Training relating to the completion of MAR sheets was listed on the matrix but had not been undertaken, which was an area of concern found during our inspection. We were also aware two people receiving support had a diagnosis of dementia, however dementia awareness training had not been provided. Training relating to diabetes had also not been taken, despite a person using the service presenting with these care needs.
Staff provided support to people to eat and drink as necessary. This included assistance with food preparation and ensuring people were left with something to drink when their call had finished. Where staff needed to provide direct support at meal times, the people we spoke with said this was done well.

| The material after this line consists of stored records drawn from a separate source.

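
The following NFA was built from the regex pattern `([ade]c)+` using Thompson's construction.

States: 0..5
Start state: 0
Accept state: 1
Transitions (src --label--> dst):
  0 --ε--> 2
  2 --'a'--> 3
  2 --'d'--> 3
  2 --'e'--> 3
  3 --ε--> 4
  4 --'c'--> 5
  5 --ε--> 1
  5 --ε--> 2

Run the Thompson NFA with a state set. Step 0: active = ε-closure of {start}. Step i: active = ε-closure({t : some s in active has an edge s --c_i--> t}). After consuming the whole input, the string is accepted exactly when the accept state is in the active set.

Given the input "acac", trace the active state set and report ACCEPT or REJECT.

Answer: ACCEPT

Steps:
initial (ε-close {0}): {0,2}
'a' @ 1: {3,4}
'c' @ 2: {1,2,5}  [accepting]
'a' @ 3: {3,4}
'c' @ 4: {1,2,5}  [accepting]
final: {1,2,5}; accept 1 in set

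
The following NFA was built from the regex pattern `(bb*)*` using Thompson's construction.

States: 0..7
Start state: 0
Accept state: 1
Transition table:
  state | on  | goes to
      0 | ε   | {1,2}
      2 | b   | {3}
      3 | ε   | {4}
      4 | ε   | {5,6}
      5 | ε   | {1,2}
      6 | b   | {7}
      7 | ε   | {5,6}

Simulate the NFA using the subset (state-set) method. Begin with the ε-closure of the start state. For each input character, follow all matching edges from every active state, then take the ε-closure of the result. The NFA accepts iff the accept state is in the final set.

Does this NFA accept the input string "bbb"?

S₀ = ε-closure({0}) = {0,1,2}
'b' @ 1: {1,2,3,4,5,6}  ✓accept
'b' @ 2: {1,2,3,4,5,6,7}  ✓accept
'b' @ 3: {1,2,3,4,5,6,7}  ✓accept
end set {1,2,3,4,5,6,7} — state 1 in

Answer: ACCEPT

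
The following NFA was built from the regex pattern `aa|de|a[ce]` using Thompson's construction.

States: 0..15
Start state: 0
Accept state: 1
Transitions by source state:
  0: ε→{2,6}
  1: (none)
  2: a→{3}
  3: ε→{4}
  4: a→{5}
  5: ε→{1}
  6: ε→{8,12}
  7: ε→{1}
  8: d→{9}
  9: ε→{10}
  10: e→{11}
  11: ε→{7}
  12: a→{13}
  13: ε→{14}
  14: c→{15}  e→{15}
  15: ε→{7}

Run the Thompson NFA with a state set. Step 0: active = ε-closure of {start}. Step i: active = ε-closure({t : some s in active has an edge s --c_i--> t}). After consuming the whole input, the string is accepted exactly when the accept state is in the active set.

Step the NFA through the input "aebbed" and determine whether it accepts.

Answer: REJECT

Trace:
initial (ε-close {0}): {0,2,6,8,12}
'a' @ 1: {3,4,13,14}
'e' @ 2: {1,7,15}  (accept∈set)
'b' @ 3: {}  — dead — no transitions
rest 'bed' ignored (set empty)
end set {} — state 1 not in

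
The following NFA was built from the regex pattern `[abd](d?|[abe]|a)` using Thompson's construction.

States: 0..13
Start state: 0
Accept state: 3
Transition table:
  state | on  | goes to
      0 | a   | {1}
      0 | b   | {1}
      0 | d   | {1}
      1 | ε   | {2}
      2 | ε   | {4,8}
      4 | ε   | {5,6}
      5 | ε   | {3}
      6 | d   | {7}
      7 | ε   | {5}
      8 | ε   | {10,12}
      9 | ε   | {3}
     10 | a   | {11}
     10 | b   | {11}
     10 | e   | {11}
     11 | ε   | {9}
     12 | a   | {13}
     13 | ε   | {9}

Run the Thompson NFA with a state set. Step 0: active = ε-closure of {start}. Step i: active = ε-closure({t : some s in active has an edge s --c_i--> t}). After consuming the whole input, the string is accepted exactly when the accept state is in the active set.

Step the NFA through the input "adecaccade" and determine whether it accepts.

Answer: REJECT

Trace:
start: ε-closure({0}) = {0}
'a' @ 1: {1,2,3,4,5,6,8,10,12}  (accept∈set)
'd' @ 2: {3,5,7}  (accept∈set)
'e' @ 3: {}  — state set empty
rest 'caccade' ignored (set empty)
end set {} — state 3 not in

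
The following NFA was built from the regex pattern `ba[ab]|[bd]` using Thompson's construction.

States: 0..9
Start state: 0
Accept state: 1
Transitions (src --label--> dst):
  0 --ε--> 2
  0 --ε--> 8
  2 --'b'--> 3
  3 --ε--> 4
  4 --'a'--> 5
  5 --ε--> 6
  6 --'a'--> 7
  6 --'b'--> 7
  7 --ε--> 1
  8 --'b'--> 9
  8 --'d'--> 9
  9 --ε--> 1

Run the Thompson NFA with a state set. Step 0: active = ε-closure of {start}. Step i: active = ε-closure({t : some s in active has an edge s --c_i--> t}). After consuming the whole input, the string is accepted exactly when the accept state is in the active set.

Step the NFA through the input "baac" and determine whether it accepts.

initial (ε-close {0}): {0,2,8}
'b' @ 1: {1,3,4,9}  (accept∈set)
'a' @ 2: {5,6}
'a' @ 3: {1,7}  (accept∈set)
'c' @ 4: {}  — dead — no transitions
end set {} — state 1 not in

Answer: REJECT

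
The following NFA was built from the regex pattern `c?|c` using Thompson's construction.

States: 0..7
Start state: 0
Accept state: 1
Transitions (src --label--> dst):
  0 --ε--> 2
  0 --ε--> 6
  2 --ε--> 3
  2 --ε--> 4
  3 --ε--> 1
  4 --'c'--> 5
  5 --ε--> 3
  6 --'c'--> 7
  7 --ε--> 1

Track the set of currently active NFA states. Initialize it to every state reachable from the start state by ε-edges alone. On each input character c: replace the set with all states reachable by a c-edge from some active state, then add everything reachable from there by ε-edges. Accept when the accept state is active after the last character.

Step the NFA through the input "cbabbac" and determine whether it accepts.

Answer: REJECT

Trace:
S₀ = ε-closure({0}) = {0,1,2,3,4,6}
'c' @ 1: {1,3,5,7}  [accepting]
'b' @ 2: {}  — no active states
rest 'abbac' ignored (set empty)
after full input: {}  (accept=1 not in)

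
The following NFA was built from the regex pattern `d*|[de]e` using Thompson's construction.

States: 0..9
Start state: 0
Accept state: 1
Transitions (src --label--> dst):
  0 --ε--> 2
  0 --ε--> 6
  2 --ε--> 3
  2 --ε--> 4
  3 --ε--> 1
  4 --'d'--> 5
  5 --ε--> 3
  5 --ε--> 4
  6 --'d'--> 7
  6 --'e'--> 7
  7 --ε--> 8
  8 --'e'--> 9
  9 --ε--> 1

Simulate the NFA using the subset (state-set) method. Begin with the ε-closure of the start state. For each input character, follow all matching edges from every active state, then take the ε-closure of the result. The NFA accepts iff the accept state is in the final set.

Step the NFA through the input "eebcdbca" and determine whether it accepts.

initial (ε-close {0}): {0,1,2,3,4,6}
'e' @ 1: {7,8}
'e' @ 2: {1,9}  (accept∈set)
'b' @ 3: {}  — dead — no transitions
rest 'cdbca' ignored (set empty)
end set {} — state 1 not in

Answer: REJECT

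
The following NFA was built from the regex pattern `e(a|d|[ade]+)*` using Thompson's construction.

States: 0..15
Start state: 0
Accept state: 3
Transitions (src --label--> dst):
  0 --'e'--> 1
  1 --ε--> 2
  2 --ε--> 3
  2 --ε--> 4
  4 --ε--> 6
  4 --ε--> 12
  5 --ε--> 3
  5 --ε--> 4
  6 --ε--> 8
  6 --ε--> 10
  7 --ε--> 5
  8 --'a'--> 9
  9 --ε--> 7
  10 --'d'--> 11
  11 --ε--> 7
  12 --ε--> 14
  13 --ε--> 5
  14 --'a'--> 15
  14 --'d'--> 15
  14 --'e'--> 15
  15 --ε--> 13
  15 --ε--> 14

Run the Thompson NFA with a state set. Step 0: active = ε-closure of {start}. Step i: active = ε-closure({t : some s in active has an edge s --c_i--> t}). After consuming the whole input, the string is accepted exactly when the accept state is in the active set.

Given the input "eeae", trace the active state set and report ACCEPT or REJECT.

start: ε-closure({0}) = {0}
'e' @ 1: {1,2,3,4,6,8,10,12,14}  ✓accept
'e' @ 2: {3,4,5,6,8,10,12,13,14,15}  ✓accept
'a' @ 3: {3,4,5,6,7,8,9,10,12,13,14,15}  ✓accept
'e' @ 4: {3,4,5,6,8,10,12,13,14,15}  ✓accept
end set {3,4,5,6,8,10,12,13,14,15} — state 3 in

Answer: ACCEPT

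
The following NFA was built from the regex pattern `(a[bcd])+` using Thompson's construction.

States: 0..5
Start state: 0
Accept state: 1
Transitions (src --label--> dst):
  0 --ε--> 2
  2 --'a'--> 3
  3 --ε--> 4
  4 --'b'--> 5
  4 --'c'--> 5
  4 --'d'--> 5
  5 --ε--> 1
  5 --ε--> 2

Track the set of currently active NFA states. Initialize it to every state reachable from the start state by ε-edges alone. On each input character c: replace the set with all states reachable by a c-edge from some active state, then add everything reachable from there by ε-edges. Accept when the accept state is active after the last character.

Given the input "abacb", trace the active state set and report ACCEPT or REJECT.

start: ε-closure({0}) = {0,2}
'a' @ 1: {3,4}
'b' @ 2: {1,2,5}  [accepting]
'a' @ 3: {3,4}
'c' @ 4: {1,2,5}  [accepting]
'b' @ 5: {}  — no active states
end set {} — state 1 not in

Answer: REJECT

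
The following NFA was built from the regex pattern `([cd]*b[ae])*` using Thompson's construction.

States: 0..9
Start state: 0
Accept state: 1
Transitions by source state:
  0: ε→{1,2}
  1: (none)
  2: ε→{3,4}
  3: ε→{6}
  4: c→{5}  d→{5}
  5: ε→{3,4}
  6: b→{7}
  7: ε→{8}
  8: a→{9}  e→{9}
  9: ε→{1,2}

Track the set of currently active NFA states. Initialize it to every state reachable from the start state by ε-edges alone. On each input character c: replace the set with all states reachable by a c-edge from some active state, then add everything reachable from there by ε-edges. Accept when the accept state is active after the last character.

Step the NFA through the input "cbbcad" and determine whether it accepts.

initial (ε-close {0}): {0,1,2,3,4,6}
'c' @ 1: {3,4,5,6}
'b' @ 2: {7,8}
'b' @ 3: {}  — dead — no transitions
rest 'cad' ignored (set empty)
final: {}; accept 1 not in set

Answer: REJECT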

Each person who used the service had a care plan in place, with a copy held at both the office and in their own home. We found instances where care plans had not been updated following changes to people’s care needs and reviews of their care needs had not yet taken place.
The service sent satisfaction questionnaires to people who used the service and their relatives, asking them for their views and opinions of the service they received. We noted some of the responses were poor where people had been dissatisfied; however we were unable to see how this information had then been used to improve the quality of the service received.
There was a complaint’s procedure in place, this procedure enabled people to state if they were unhappy with the service. The people we spoke with were aware of how to make a complaint. The service also collated positive compliments that had been made based on people’s experiences.
Since the service registered this new location with CQC in August 2017, we had not received any statutory notifications directly from the service. The only information we had received had been sent by other healthcare professionals. During the inspection we found several safeguarding incidents had been raised against the service, however statutory notifications had not been submitted in line with the provider’s statutory requirements. The service had also been relocated to a new address, however had done this without going through the correct CQC process by submitting an application to change their location.
The service had quality assurance systems in place such as spot checks/observations of staff and audits of medication. However these systems were not fully effective. For example, there were no audits of potential safeguarding concerns, ensuring notifications were being sent to CQC and staff training which had been some of the concerns identified during the inspection.
The overall rating for this service is 'Inadequate' and the service is therefore in 'Special Measures'. Services in special measures will be kept under review and, if we have not taken immediate action to propose to cancel the provider's registration of the service, we will be inspecting again within six months.
The expectation is that providers found to have been providing inadequate care should have made significant improvements within this timeframe. If not enough improvement is made within this timeframe so that there is still a rating of inadequate in any key question or overall, we will take action in line with our enforcement procedures to begin the process of preventing the provider from operating this service. This will lead to cancelling their registration or to varying the terms of their registration within six months if they do not improve.
This service will continue to be kept under review and, if needed, could be escalated to urgent enforcement action. Where necessary, another inspection will be conducted within a further six months, and if there is not enough improvement so there is still a rating of inadequate for any key question or overall, we will take action to prevent the provider from operating this service. This will lead to cancelling their registration or to varying the terms of their registration.